Demands at work as a training doctor have reduced Justin to mainly help refine Kobby's thoughts and a little research. There are plans for him to start full time contribution as he frees up more time at work. Justin claims all of his interest in PC and technology is owed to Kobby, who showed him QBasic. The next time they got together, Justin was at 'full speed' and has never stopped since. He has worked with Kofi Opuni Asiama and Eyram Tawia (who we featured recently) on the Topssoft, Blacksoft companies which churned out many different kinds of technology tools that are still being used by clients today. He once considered Computer Engineering, but he felt he knew more, dropped the idea and pursued medicine. Justin enjoys programing because of the ability to "control" what the PC does. Being a Doctor and combining 'this' is not as easy as when he was a student, but he has an understanding partner. (Photo - Justin and Opuni)
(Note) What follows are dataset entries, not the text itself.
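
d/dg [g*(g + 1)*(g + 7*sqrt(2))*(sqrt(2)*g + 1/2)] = 4*sqrt(2)*g^3 + 3*sqrt(2)*g^2 + 87*g^2/2 + 7*sqrt(2)*g + 29*g + 7*sqrt(2)/2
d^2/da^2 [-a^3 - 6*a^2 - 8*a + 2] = -6*a - 12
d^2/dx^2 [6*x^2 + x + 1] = 12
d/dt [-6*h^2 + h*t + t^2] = h + 2*t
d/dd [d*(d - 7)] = 2*d - 7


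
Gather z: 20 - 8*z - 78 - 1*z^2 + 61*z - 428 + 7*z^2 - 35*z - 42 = 6*z^2 + 18*z - 528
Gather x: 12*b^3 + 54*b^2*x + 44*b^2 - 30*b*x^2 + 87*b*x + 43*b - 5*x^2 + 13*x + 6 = 12*b^3 + 44*b^2 + 43*b + x^2*(-30*b - 5) + x*(54*b^2 + 87*b + 13) + 6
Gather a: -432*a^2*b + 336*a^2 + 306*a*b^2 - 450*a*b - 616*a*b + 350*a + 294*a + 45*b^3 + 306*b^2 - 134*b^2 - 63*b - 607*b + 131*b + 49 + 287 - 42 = a^2*(336 - 432*b) + a*(306*b^2 - 1066*b + 644) + 45*b^3 + 172*b^2 - 539*b + 294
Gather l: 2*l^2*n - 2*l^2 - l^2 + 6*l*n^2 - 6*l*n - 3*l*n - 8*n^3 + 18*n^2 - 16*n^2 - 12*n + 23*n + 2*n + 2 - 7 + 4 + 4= l^2*(2*n - 3) + l*(6*n^2 - 9*n) - 8*n^3 + 2*n^2 + 13*n + 3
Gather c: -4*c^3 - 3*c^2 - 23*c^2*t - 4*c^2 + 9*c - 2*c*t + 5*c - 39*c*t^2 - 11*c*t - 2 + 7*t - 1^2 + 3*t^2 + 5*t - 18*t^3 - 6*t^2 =-4*c^3 + c^2*(-23*t - 7) + c*(-39*t^2 - 13*t + 14) - 18*t^3 - 3*t^2 + 12*t - 3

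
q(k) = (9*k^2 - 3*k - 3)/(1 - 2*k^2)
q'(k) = 4*k*(9*k^2 - 3*k - 3)/(1 - 2*k^2)^2 + (18*k - 3)/(1 - 2*k^2) = 3*(-2*k^2 + 2*k - 1)/(4*k^4 - 4*k^2 + 1)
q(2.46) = -3.97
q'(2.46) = -0.20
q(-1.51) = -6.19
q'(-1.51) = -2.03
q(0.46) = -4.29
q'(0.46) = -4.54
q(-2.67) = -5.22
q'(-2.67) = -0.35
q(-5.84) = -4.78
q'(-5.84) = -0.05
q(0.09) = -3.25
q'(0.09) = -2.59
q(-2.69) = -5.21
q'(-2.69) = -0.34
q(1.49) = -3.64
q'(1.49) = -0.62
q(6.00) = -4.27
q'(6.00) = -0.04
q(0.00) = -3.00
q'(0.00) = -3.00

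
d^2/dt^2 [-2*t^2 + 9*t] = -4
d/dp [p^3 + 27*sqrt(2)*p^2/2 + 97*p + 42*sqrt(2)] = 3*p^2 + 27*sqrt(2)*p + 97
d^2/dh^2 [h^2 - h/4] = 2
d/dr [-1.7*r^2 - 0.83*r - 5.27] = -3.4*r - 0.83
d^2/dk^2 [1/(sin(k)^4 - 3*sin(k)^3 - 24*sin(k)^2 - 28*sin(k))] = (-16*sin(k)^3 + 133*sin(k)^2 - 241*sin(k) - 478 + 80/sin(k) + 616/sin(k)^2 + 392/sin(k)^3)/((sin(k) - 7)^3*(sin(k) + 2)^4)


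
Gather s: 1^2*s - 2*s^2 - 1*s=-2*s^2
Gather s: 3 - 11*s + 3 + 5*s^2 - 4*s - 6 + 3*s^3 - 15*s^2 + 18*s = 3*s^3 - 10*s^2 + 3*s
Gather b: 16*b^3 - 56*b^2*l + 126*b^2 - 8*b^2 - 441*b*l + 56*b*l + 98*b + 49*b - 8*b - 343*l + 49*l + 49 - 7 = 16*b^3 + b^2*(118 - 56*l) + b*(139 - 385*l) - 294*l + 42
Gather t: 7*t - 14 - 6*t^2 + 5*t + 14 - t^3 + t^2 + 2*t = -t^3 - 5*t^2 + 14*t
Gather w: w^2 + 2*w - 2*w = w^2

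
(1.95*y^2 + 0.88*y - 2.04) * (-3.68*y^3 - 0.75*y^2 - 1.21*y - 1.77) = -7.176*y^5 - 4.7009*y^4 + 4.4877*y^3 - 2.9863*y^2 + 0.9108*y + 3.6108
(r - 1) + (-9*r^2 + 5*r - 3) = -9*r^2 + 6*r - 4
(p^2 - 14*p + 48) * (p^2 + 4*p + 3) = p^4 - 10*p^3 - 5*p^2 + 150*p + 144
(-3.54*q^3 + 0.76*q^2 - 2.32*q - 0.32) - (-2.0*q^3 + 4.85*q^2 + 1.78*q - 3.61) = -1.54*q^3 - 4.09*q^2 - 4.1*q + 3.29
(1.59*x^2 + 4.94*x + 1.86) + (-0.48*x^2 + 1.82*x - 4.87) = 1.11*x^2 + 6.76*x - 3.01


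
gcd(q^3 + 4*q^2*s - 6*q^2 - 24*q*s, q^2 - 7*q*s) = q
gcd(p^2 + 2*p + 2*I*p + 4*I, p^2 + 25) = 1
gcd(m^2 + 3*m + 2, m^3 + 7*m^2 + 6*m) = m + 1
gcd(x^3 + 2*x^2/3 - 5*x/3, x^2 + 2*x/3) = x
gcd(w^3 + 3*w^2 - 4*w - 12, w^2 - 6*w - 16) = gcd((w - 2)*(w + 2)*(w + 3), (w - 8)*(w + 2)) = w + 2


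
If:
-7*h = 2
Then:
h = -2/7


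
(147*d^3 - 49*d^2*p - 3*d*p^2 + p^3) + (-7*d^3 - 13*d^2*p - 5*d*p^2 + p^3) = 140*d^3 - 62*d^2*p - 8*d*p^2 + 2*p^3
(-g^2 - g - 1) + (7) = -g^2 - g + 6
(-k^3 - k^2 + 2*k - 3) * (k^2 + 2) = -k^5 - k^4 - 5*k^2 + 4*k - 6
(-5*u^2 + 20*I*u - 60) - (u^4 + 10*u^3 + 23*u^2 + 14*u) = -u^4 - 10*u^3 - 28*u^2 - 14*u + 20*I*u - 60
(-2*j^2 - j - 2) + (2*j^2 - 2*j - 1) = -3*j - 3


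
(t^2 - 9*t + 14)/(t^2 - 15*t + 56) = (t - 2)/(t - 8)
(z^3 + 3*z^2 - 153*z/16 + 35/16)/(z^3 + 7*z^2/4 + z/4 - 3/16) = (4*z^2 + 13*z - 35)/(4*z^2 + 8*z + 3)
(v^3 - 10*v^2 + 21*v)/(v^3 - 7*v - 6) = v*(v - 7)/(v^2 + 3*v + 2)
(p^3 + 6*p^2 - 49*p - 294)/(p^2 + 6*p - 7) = (p^2 - p - 42)/(p - 1)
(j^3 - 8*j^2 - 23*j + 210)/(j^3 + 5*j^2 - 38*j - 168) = (j^2 - 2*j - 35)/(j^2 + 11*j + 28)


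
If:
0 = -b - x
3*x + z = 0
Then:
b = z/3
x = -z/3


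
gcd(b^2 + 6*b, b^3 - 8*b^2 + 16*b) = b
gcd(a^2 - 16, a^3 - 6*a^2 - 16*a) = 1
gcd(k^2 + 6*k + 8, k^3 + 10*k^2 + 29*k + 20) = k + 4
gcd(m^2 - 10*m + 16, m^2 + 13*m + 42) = 1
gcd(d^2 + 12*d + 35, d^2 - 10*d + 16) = 1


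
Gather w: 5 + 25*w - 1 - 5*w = 20*w + 4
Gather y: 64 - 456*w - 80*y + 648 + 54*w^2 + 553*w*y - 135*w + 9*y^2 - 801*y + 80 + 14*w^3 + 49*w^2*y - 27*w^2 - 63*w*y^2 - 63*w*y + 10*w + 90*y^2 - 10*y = 14*w^3 + 27*w^2 - 581*w + y^2*(99 - 63*w) + y*(49*w^2 + 490*w - 891) + 792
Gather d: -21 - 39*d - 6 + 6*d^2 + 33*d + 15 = 6*d^2 - 6*d - 12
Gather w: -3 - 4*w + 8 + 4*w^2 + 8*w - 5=4*w^2 + 4*w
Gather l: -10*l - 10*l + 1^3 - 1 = -20*l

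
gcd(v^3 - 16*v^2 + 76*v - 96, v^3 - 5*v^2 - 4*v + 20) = v - 2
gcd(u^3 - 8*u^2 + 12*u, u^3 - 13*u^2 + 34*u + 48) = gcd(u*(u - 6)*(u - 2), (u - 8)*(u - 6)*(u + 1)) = u - 6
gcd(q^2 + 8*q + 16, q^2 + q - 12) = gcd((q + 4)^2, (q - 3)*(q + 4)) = q + 4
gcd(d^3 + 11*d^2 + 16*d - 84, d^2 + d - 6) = d - 2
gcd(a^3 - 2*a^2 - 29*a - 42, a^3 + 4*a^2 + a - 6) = a^2 + 5*a + 6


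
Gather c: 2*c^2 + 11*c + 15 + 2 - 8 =2*c^2 + 11*c + 9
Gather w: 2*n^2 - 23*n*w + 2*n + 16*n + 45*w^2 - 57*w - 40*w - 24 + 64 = 2*n^2 + 18*n + 45*w^2 + w*(-23*n - 97) + 40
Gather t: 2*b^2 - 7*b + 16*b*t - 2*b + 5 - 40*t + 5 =2*b^2 - 9*b + t*(16*b - 40) + 10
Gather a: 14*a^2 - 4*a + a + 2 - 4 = 14*a^2 - 3*a - 2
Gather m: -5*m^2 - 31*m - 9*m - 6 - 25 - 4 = -5*m^2 - 40*m - 35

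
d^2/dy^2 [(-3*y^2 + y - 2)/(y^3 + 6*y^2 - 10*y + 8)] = 2*(-3*y^6 + 3*y^5 - 84*y^4 - 62*y^3 + 228*y^2 + 264*y - 216)/(y^9 + 18*y^8 + 78*y^7 - 120*y^6 - 492*y^5 + 2184*y^4 - 3688*y^3 + 3552*y^2 - 1920*y + 512)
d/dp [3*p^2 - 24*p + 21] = 6*p - 24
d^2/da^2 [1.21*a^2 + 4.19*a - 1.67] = 2.42000000000000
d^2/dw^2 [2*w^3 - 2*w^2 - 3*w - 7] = 12*w - 4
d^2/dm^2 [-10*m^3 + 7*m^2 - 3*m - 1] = 14 - 60*m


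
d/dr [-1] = 0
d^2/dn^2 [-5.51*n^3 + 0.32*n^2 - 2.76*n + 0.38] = 0.64 - 33.06*n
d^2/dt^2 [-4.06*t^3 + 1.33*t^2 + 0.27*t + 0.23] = 2.66 - 24.36*t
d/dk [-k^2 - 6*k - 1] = -2*k - 6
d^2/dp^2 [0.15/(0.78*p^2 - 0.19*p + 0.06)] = (-0.18252*p^2 + 0.04446*p + 0.15*(1.56*p - 0.19)*(3.12*p - 0.38) - 0.01404)/(0.78*p^2 - 0.19*p + 0.06)^3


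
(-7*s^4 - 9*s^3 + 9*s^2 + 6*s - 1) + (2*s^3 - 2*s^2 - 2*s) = -7*s^4 - 7*s^3 + 7*s^2 + 4*s - 1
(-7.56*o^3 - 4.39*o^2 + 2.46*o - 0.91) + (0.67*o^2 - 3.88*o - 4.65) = -7.56*o^3 - 3.72*o^2 - 1.42*o - 5.56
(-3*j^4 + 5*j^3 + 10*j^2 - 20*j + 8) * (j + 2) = -3*j^5 - j^4 + 20*j^3 - 32*j + 16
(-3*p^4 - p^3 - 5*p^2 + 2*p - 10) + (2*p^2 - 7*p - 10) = -3*p^4 - p^3 - 3*p^2 - 5*p - 20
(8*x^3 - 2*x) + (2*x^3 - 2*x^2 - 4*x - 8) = 10*x^3 - 2*x^2 - 6*x - 8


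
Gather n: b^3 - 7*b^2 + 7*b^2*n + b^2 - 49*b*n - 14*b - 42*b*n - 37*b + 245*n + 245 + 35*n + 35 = b^3 - 6*b^2 - 51*b + n*(7*b^2 - 91*b + 280) + 280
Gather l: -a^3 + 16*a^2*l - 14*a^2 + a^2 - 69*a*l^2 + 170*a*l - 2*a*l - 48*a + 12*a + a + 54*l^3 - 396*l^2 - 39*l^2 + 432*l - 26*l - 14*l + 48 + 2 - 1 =-a^3 - 13*a^2 - 35*a + 54*l^3 + l^2*(-69*a - 435) + l*(16*a^2 + 168*a + 392) + 49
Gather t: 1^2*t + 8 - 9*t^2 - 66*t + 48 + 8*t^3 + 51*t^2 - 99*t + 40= 8*t^3 + 42*t^2 - 164*t + 96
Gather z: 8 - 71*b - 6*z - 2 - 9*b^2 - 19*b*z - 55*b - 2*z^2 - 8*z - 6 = -9*b^2 - 126*b - 2*z^2 + z*(-19*b - 14)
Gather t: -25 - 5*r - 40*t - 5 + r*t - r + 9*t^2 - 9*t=-6*r + 9*t^2 + t*(r - 49) - 30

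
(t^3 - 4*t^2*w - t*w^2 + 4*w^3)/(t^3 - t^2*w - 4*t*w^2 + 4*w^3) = (t^2 - 3*t*w - 4*w^2)/(t^2 - 4*w^2)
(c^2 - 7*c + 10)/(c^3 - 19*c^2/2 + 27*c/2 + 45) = 2*(c - 2)/(2*c^2 - 9*c - 18)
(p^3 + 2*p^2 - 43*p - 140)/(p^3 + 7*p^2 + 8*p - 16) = (p^2 - 2*p - 35)/(p^2 + 3*p - 4)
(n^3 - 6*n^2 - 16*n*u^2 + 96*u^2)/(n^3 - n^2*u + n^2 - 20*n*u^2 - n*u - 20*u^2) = (-n^2 + 4*n*u + 6*n - 24*u)/(-n^2 + 5*n*u - n + 5*u)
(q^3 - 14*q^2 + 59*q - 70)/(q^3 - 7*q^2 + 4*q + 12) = (q^2 - 12*q + 35)/(q^2 - 5*q - 6)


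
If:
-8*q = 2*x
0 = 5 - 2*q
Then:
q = 5/2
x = -10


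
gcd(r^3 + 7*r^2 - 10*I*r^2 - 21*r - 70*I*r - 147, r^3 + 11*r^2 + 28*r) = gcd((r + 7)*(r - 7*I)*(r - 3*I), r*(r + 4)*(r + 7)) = r + 7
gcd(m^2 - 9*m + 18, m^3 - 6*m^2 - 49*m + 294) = m - 6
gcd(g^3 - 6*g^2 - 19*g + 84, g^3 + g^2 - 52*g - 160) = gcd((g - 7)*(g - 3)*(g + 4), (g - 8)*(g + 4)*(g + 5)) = g + 4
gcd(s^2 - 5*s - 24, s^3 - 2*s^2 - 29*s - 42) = s + 3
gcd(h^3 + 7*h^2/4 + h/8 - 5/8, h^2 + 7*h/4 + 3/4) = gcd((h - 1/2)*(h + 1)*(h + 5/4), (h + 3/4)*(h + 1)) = h + 1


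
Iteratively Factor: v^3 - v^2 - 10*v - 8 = (v - 4)*(v^2 + 3*v + 2) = (v - 4)*(v + 1)*(v + 2)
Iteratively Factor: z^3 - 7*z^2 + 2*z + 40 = (z + 2)*(z^2 - 9*z + 20) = (z - 4)*(z + 2)*(z - 5)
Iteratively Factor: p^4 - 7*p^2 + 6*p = (p - 1)*(p^3 + p^2 - 6*p) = (p - 1)*(p + 3)*(p^2 - 2*p) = p*(p - 1)*(p + 3)*(p - 2)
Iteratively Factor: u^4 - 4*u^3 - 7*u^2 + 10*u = (u - 5)*(u^3 + u^2 - 2*u) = (u - 5)*(u + 2)*(u^2 - u) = (u - 5)*(u - 1)*(u + 2)*(u)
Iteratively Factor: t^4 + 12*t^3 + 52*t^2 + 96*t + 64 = (t + 4)*(t^3 + 8*t^2 + 20*t + 16) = (t + 4)^2*(t^2 + 4*t + 4) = (t + 2)*(t + 4)^2*(t + 2)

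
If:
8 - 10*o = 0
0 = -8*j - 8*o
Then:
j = -4/5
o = 4/5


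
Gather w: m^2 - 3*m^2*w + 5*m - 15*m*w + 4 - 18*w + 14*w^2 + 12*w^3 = m^2 + 5*m + 12*w^3 + 14*w^2 + w*(-3*m^2 - 15*m - 18) + 4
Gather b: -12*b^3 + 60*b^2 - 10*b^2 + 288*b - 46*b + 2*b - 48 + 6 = -12*b^3 + 50*b^2 + 244*b - 42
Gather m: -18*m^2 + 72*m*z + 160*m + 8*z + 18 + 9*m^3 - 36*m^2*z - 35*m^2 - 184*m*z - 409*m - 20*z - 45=9*m^3 + m^2*(-36*z - 53) + m*(-112*z - 249) - 12*z - 27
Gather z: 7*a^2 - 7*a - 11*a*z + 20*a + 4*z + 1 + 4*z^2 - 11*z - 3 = 7*a^2 + 13*a + 4*z^2 + z*(-11*a - 7) - 2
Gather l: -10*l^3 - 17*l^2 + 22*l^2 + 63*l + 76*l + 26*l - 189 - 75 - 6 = -10*l^3 + 5*l^2 + 165*l - 270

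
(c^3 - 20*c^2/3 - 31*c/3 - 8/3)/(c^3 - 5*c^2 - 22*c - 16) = (c + 1/3)/(c + 2)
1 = 1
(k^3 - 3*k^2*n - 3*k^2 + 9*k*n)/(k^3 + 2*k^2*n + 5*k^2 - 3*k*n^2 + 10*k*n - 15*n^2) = k*(k^2 - 3*k*n - 3*k + 9*n)/(k^3 + 2*k^2*n + 5*k^2 - 3*k*n^2 + 10*k*n - 15*n^2)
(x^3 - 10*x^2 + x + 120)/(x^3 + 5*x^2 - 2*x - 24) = (x^2 - 13*x + 40)/(x^2 + 2*x - 8)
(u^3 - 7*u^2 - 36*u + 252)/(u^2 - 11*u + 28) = (u^2 - 36)/(u - 4)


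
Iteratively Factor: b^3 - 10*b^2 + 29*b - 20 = (b - 5)*(b^2 - 5*b + 4) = (b - 5)*(b - 4)*(b - 1)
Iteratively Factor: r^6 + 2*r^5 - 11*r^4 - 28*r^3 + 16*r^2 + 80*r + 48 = (r + 2)*(r^5 - 11*r^3 - 6*r^2 + 28*r + 24) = (r + 2)^2*(r^4 - 2*r^3 - 7*r^2 + 8*r + 12) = (r + 1)*(r + 2)^2*(r^3 - 3*r^2 - 4*r + 12) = (r - 2)*(r + 1)*(r + 2)^2*(r^2 - r - 6) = (r - 2)*(r + 1)*(r + 2)^3*(r - 3)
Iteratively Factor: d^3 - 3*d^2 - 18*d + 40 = (d - 5)*(d^2 + 2*d - 8) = (d - 5)*(d + 4)*(d - 2)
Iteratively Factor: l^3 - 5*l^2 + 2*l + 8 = (l + 1)*(l^2 - 6*l + 8) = (l - 2)*(l + 1)*(l - 4)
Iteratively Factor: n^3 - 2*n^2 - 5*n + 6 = (n + 2)*(n^2 - 4*n + 3) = (n - 3)*(n + 2)*(n - 1)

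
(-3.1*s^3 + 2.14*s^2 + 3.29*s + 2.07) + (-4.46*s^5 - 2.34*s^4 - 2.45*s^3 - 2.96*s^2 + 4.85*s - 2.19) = -4.46*s^5 - 2.34*s^4 - 5.55*s^3 - 0.82*s^2 + 8.14*s - 0.12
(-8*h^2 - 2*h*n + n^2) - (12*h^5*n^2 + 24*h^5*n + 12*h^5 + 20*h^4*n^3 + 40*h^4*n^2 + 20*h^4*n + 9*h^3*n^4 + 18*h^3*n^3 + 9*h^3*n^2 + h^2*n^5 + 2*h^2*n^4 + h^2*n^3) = -12*h^5*n^2 - 24*h^5*n - 12*h^5 - 20*h^4*n^3 - 40*h^4*n^2 - 20*h^4*n - 9*h^3*n^4 - 18*h^3*n^3 - 9*h^3*n^2 - h^2*n^5 - 2*h^2*n^4 - h^2*n^3 - 8*h^2 - 2*h*n + n^2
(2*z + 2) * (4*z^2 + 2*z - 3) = 8*z^3 + 12*z^2 - 2*z - 6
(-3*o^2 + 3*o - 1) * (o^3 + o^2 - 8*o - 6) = -3*o^5 + 26*o^3 - 7*o^2 - 10*o + 6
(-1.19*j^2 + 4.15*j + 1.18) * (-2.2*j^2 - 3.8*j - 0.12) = 2.618*j^4 - 4.608*j^3 - 18.2232*j^2 - 4.982*j - 0.1416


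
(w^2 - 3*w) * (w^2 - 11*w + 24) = w^4 - 14*w^3 + 57*w^2 - 72*w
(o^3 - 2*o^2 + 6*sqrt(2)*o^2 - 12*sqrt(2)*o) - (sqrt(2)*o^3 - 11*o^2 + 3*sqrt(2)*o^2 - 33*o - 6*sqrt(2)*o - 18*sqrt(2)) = -sqrt(2)*o^3 + o^3 + 3*sqrt(2)*o^2 + 9*o^2 - 6*sqrt(2)*o + 33*o + 18*sqrt(2)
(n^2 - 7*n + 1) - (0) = n^2 - 7*n + 1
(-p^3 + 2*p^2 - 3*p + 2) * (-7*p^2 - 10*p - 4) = 7*p^5 - 4*p^4 + 5*p^3 + 8*p^2 - 8*p - 8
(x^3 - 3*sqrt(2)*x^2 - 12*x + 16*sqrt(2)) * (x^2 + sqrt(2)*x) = x^5 - 2*sqrt(2)*x^4 - 18*x^3 + 4*sqrt(2)*x^2 + 32*x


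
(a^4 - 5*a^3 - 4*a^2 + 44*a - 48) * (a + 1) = a^5 - 4*a^4 - 9*a^3 + 40*a^2 - 4*a - 48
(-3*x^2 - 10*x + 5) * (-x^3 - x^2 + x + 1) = 3*x^5 + 13*x^4 + 2*x^3 - 18*x^2 - 5*x + 5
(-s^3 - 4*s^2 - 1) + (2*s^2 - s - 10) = -s^3 - 2*s^2 - s - 11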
It's easy to understand the importance of 233Tech. 233 is Ghana's telephone country code. Anytime I see this number, I think of Ghana. The 233Tech team wants to cover topics as serious as broadband policy, as emotional as Mac versus PC or as fun as the best color for a mobile phone.
Curently mainstream news and content portals usually rehash tech stories from BBC, CNN wholesale without any context or angle to Ghana or Africa. Worse still the REAL Ghanaian (and African stories) sometimes never get reported because BBC or CNN did not report on it. Ignite Systems wants 233 Tech to provide a single place for interaction between the tech community (developers, entrepreneurs, bloggers ), technology consumers (aka ‘non-techies’ and tech and gadget crazy people in general) and hopefully policy makers (fingers crossed). They believe opening up avenues for sharing and discussing ideas will strengthen the Ghanaian tech industry.
233Tech plans to initially attract professionals, bloggers, free lance content producers, comic strip artists who would love to showcase their writing skills, talent or be recognized in their industry (for a pittance or for free, ) and then gradually bring on board paid contributors. See www.233tech.com/write-for-us. The next Steps for 233 Tech include making the website more of dialogue oriented format by encouraging more interaction and discussions about our content on Twitter and Facebook and through our own comments system. The team also plans to increase the categories of content we cover by finding additional content contributors and/or syndicating content from third party websites (like Museke, GhanaMusic.com et cetera).